The complete program is:

#include <stdio.h>
#include <stdlib.h>
#include <pthread.h>
void * hello(void *p){
    printf("Hello Thread World");
}
int main(int argc, char** argv) {
    pthread_t pthread;
    int param=0;
    int id=pthread_create(&pthread,NULL,hello,&param);    
    for(;;){fflush(NULL);};
    return (EXIT_SUCCESS);
}

Although we have just allowed the thread function to terminate there is an explicit exit function:

pthread_exit(void *retval);

and this also sets the pointer to the return value. Compare this to exit, which terminates the entire process, i.e. all of the threads. As explained later, the return value is accessible to threads that have joined the thread.

It is important to realize that all of the threads are on an equal footing. There is no master thread and the thread that was used to start the program is just another thread. Anything you can do in the main thread you can do in a thread you have created, including creating other threads, and vice versa. That is, although we tend to think about the main or default thread as special, it isn’t.

For example, when you call pthread_exit in the main program then the main thread will end but the process will continue to run until all of the threads have exited and the process has ended.

This means that our simple example could have been written:

int main(int argc, char** argv) {
    pthread_t pthread;
    int param=0;
    int id=pthread_create(&pthread,NULL,hello,&param);    
    pthread_exit(NULL);
}

The Thread Attributes Object

Much of the time a default thread will do, and you can pass NULL as the second argument to create. However, you do need to be able to customize the threads you create. To do this you have to pass a thread attributes object which is essentially a struct that you have to set using special functions.

You can create a thread attributes object using:

int pthread_attr_init(*attr);

and you can destroy it using:

int pthread_attr_destroy(*attr);

where attr is a pthread_attr_t.

So for example:

pthread_attr_t attrObj:
pthread_attr_init(&attrObj);

creates a thread attribute object set to the defaults.
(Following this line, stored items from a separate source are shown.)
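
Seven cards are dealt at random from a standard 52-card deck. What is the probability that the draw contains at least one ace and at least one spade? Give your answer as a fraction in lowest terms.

There are C(52,7) = 133784560 possible draws.
By inclusion-exclusion on the complements, draws missing all aces or all spades: C(48,7) + C(39,7) − C(36,7) = 73629072 + 15380937 − 8347680 = 80662329.
So draws with at least one of each: 133784560 − 80662329 = 53122231, probability 53122231/133784560.

53122231/133784560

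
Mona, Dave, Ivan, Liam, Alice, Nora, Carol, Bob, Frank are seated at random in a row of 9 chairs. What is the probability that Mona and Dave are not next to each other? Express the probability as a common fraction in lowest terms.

There are 9! = 362880 arrangements.
Arrangements with Mona and Dave adjacent: 2·8! = 80640.
So not adjacent: 362880 − 80640 = 282240, probability 282240/362880 = 7/9.

7/9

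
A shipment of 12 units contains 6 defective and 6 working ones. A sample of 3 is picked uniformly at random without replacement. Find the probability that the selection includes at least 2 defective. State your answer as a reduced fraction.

Total selections: C(12,3) = 220.
Favorable selections (at least 2 defective): C(6,2)·C(6,1) + C(6,3)·C(6,0) = 90 + 20 = 110.
Probability = 110/220 = 1/2.

1/2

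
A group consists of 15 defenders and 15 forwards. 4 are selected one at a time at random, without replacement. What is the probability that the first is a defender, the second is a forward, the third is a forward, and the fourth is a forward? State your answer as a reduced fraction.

Multiply the conditional probabilities at each draw: 15/30 · 15/29 · 14/28 · 13/27 = 40950/657720 = 65/1044.

65/1044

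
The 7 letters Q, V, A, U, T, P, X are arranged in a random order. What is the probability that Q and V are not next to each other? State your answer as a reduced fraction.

There are 7! = 5040 arrangements.
Arrangements with Q and V adjacent: 2·6! = 1440.
So not adjacent: 5040 − 1440 = 3600, probability 3600/5040 = 5/7.

5/7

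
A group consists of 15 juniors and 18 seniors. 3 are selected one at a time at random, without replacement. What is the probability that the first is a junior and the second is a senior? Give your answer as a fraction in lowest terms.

Multiply the conditional probabilities at each draw: 15/33 · 18/32 = 270/1056 = 45/176.

45/176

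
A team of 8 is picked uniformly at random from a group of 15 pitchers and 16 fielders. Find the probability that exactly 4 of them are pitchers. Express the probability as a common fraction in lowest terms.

2548/8091

The sample space is all 8-subsets of the 31: C(31,8) = 7888725.
Selections with exactly 4 pitchers: choose 4 of the 15 pitchers and 4 of the 16 fielders, C(15,4)·C(16,4) = 1365·1820 = 2484300.
Probability = 2484300/7888725 = 2548/8091.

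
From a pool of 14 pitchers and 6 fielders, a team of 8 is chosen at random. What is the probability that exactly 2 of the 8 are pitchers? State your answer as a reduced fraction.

7/9690

Total number of selections: C(20,8) = 125970.
Selections with exactly 2 pitchers: choose 2 of the 14 pitchers and 6 of the 6 fielders, C(14,2)·C(6,6) = 91·1 = 91.
Probability = 91/125970 = 7/9690.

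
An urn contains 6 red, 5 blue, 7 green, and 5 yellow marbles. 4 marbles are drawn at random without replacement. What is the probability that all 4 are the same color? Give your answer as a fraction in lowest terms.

12/1771

There are C(23,4) = 8855 ways to draw 4 marbles.
All same color: C(6,4) + C(5,4) + C(7,4) + C(5,4) = 15 + 5 + 35 + 5 = 60.
Probability = 60/8855 = 12/1771.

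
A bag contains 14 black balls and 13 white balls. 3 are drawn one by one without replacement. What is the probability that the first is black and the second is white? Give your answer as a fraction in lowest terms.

7/27

Multiply the conditional probabilities at each draw: 14/27 · 13/26 = 182/702 = 7/27.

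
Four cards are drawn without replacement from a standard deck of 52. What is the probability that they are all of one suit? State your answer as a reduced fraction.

There are C(52,4) = 270725 possible 4-card hands.
Hands of one suit: 4 suits × C(13,4) = 4·715 = 2860.
Probability = 2860/270725 = 44/4165.

44/4165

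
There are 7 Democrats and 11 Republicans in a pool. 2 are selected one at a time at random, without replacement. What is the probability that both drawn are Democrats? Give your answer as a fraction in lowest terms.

7/51

Multiply the conditional probabilities at each draw: 7/18 · 6/17 = 42/306 = 7/51.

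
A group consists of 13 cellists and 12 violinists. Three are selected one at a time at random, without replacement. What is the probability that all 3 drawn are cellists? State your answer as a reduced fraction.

Multiply the conditional probabilities at each draw: 13/25 · 12/24 · 11/23 = 1716/13800 = 143/1150.

143/1150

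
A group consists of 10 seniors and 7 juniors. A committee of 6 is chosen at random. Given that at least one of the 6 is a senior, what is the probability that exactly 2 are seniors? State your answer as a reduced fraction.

Work in counts. Selections with at least one senior: C(17,6) − C(7,6) = 12376 − 7 = 12369.
Of those, selections where exactly 2 are seniors: C(10,2)·C(7,4) = 45·35 = 1575.
Conditional probability = 1575/12369 = 75/589.

75/589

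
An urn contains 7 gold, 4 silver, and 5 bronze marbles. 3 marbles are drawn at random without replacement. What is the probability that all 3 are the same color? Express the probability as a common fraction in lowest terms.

There are C(16,3) = 560 ways to draw 3 marbles.
All same color: C(7,3) + C(4,3) + C(5,3) = 35 + 4 + 10 = 49.
Probability = 49/560 = 7/80.

7/80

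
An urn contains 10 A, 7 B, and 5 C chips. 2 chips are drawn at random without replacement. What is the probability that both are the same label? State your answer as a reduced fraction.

76/231

There are C(22,2) = 231 ways to draw 2 chips.
All same label: C(10,2) + C(7,2) + C(5,2) = 45 + 21 + 10 = 76.
Probability = 76/231.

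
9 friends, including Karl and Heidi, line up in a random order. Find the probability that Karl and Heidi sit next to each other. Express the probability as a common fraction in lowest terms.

2/9

There are 9! = 362880 arrangements.
Treat Karl and Heidi as a block: 8! arrangements of the blocks × 2 orders within the block = 2·40320 = 80640.
Probability = 80640/362880 = 2/9.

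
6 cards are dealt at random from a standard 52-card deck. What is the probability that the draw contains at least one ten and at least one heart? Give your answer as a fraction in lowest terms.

There are C(52,6) = 20358520 possible draws.
By inclusion-exclusion on the complements, draws missing all tens or all hearts: C(48,6) + C(39,6) − C(36,6) = 12271512 + 3262623 − 1947792 = 13586343.
So draws with at least one of each: 20358520 − 13586343 = 6772177, probability 6772177/20358520.

6772177/20358520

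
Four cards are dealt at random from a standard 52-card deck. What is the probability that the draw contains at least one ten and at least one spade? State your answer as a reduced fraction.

52799/270725

There are C(52,4) = 270725 possible draws.
By inclusion-exclusion on the complements, draws missing all tens or all spades: C(48,4) + C(39,4) − C(36,4) = 194580 + 82251 − 58905 = 217926.
So draws with at least one of each: 270725 − 217926 = 52799, probability 52799/270725.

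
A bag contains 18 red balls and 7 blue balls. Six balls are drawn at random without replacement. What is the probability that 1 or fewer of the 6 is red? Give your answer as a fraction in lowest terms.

1/460

There are C(25,6) = 177100 ways to choose the 6.
Favorable selections (1 or fewer red): C(18,0)·C(7,6) + C(18,1)·C(7,5) = 7 + 378 = 385.
Probability = 385/177100 = 1/460.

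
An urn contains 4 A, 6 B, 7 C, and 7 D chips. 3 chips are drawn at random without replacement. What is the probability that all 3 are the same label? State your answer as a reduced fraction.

47/1012

There are C(24,3) = 2024 ways to draw 3 chips.
All same label: C(4,3) + C(6,3) + C(7,3) + C(7,3) = 4 + 20 + 35 + 35 = 94.
Probability = 94/2024 = 47/1012.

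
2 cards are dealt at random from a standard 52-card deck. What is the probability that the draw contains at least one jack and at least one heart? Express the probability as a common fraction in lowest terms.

There are C(52,2) = 1326 possible draws.
By inclusion-exclusion on the complements, draws missing all jacks or all hearts: C(48,2) + C(39,2) − C(36,2) = 1128 + 741 − 630 = 1239.
So draws with at least one of each: 1326 − 1239 = 87, probability 87/1326 = 29/442.

29/442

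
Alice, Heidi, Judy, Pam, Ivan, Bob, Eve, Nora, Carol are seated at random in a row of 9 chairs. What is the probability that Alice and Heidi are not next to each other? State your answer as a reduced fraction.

7/9

There are 9! = 362880 arrangements.
Arrangements with Alice and Heidi adjacent: 2·8! = 80640.
So not adjacent: 362880 − 80640 = 282240, probability 282240/362880 = 7/9.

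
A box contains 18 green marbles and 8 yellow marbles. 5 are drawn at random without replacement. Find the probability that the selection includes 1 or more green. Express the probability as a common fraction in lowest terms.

There are C(26,5) = 65780 ways to choose the 5.
The complement is all 5 are yellow: C(8,5) = 56.
Probability = 1 − 56/65780 = 65724/65780 = 16431/16445.

16431/16445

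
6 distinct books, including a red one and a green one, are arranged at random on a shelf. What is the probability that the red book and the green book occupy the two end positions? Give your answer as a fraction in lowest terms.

There are 6! = 720 arrangements.
Place the red book and the green book at the ends in 2 ways, arrange the remaining 4 in 4! = 24 ways: 2·24 = 48.
Probability = 48/720 = 1/15.

1/15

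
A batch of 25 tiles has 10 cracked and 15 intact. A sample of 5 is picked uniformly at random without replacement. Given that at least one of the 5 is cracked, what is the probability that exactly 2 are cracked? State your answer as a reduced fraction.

Work in counts. Selections with at least one cracked: C(25,5) − C(15,5) = 53130 − 3003 = 50127.
Of those, selections where exactly 2 are cracked: C(10,2)·C(15,3) = 45·455 = 20475.
Conditional probability = 20475/50127 = 975/2387.

975/2387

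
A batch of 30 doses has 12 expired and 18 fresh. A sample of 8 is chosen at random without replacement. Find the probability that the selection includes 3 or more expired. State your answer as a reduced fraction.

There are C(30,8) = 5852925 ways to choose the 8.
Count the complement (fewer than 3 expired): C(12,0)·C(18,8) + C(12,1)·C(18,7) + C(12,2)·C(18,6) = 43758 + 381888 + 1225224 = 1650870.
Probability = 1 − 1650870/5852925 = 4202055/5852925 = 7183/10005.

7183/10005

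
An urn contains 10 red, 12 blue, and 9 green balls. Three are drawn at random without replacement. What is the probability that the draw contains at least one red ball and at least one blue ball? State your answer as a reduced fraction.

There are C(31,3) = 4495 possible draws.
By inclusion-exclusion on the complements, draws missing all red or all blue: C(21,3) + C(19,3) − C(9,3) = 1330 + 969 − 84 = 2215.
So draws with at least one of each: 4495 − 2215 = 2280, probability 2280/4495 = 456/899.

456/899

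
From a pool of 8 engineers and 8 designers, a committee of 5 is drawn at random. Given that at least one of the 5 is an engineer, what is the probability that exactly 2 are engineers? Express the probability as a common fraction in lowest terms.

4/11

Work in counts. Selections with at least one engineer: C(16,5) − C(8,5) = 4368 − 56 = 4312.
Of those, selections where exactly 2 are engineers: C(8,2)·C(8,3) = 28·56 = 1568.
Conditional probability = 1568/4312 = 4/11.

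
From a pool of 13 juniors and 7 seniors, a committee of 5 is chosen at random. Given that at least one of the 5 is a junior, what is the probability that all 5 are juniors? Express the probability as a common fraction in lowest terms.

33/397

Work in counts. Selections with at least one junior: C(20,5) − C(7,5) = 15504 − 21 = 15483.
Of those, selections where all 5 are juniors: C(13,5) = 1287.
Conditional probability = 1287/15483 = 33/397.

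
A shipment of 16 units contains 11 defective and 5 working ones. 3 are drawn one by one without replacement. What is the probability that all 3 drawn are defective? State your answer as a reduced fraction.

Multiply the conditional probabilities at each draw: 11/16 · 10/15 · 9/14 = 990/3360 = 33/112.

33/112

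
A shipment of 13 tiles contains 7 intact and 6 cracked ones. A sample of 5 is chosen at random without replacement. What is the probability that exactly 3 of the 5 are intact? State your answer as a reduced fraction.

The sample space is all 5-subsets of the 13: C(13,5) = 1287.
Selections with exactly 3 intact: choose 3 of the 7 intact and 2 of the 6 cracked, C(7,3)·C(6,2) = 35·15 = 525.
Probability = 525/1287 = 175/429.

175/429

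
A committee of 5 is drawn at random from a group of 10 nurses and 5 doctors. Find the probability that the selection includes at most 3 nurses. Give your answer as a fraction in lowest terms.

81/143

There are C(15,5) = 3003 ways to choose the 5.
Count the complement (more than 3 nurses): C(10,4)·C(5,1) + C(10,5)·C(5,0) = 1050 + 252 = 1302.
Probability = 1 − 1302/3003 = 1701/3003 = 81/143.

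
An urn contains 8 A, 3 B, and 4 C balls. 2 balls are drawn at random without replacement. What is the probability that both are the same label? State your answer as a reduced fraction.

37/105

There are C(15,2) = 105 ways to draw 2 balls.
All same label: C(8,2) + C(3,2) + C(4,2) = 28 + 3 + 6 = 37.
Probability = 37/105.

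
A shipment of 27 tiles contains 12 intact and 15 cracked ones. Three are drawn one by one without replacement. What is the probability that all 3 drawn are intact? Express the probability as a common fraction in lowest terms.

44/585

Multiply the conditional probabilities at each draw: 12/27 · 11/26 · 10/25 = 1320/17550 = 44/585.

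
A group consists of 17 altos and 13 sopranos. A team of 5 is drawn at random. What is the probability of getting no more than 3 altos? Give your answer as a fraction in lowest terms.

193/261

There are C(30,5) = 142506 ways to choose the 5.
Count the complement (more than 3 altos): C(17,4)·C(13,1) + C(17,5)·C(13,0) = 30940 + 6188 = 37128.
Probability = 1 − 37128/142506 = 105378/142506 = 193/261.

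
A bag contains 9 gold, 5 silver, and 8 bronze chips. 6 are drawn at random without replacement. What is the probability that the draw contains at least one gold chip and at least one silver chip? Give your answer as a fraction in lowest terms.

There are C(22,6) = 74613 possible draws.
By inclusion-exclusion on the complements, draws missing all gold or all silver: C(13,6) + C(17,6) − C(8,6) = 1716 + 12376 − 28 = 14064.
So draws with at least one of each: 74613 − 14064 = 60549, probability 60549/74613 = 20183/24871.

20183/24871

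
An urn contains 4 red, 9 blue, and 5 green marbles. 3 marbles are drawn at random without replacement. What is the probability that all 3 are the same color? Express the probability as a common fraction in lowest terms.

49/408

There are C(18,3) = 816 ways to draw 3 marbles.
All same color: C(4,3) + C(9,3) + C(5,3) = 4 + 84 + 10 = 98.
Probability = 98/816 = 49/408.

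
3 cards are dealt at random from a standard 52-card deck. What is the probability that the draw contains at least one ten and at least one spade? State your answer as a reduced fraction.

33/260

There are C(52,3) = 22100 possible draws.
By inclusion-exclusion on the complements, draws missing all tens or all spades: C(48,3) + C(39,3) − C(36,3) = 17296 + 9139 − 7140 = 19295.
So draws with at least one of each: 22100 − 19295 = 2805, probability 2805/22100 = 33/260.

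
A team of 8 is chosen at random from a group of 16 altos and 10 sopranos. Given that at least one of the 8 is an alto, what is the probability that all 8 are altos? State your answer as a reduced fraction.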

In this case:

int id=pthread_create(&pthread,&attrObj,hello,&param);

has the same effect as:

int id=pthread_create(&pthread,NULL,hello,&param);

To set values different from the defaults you have to call set functions and, to discover what the attribute is, there are corresponding get functions.

For example, to get the current size of the stack that will be used for threads created using this thread attribute object:

int pthread_attr_getstacksize(*attr, *stacksize);

The stack size will be stored in stacksize and to set it use:

int pthread_attr_setstacksize(*attr,stacksize);

Once you have finished using the thread attribute object you should destroy it.

This use of an abstract “object” to store attributes or state is something you will encounter again in other parts of Pthreads.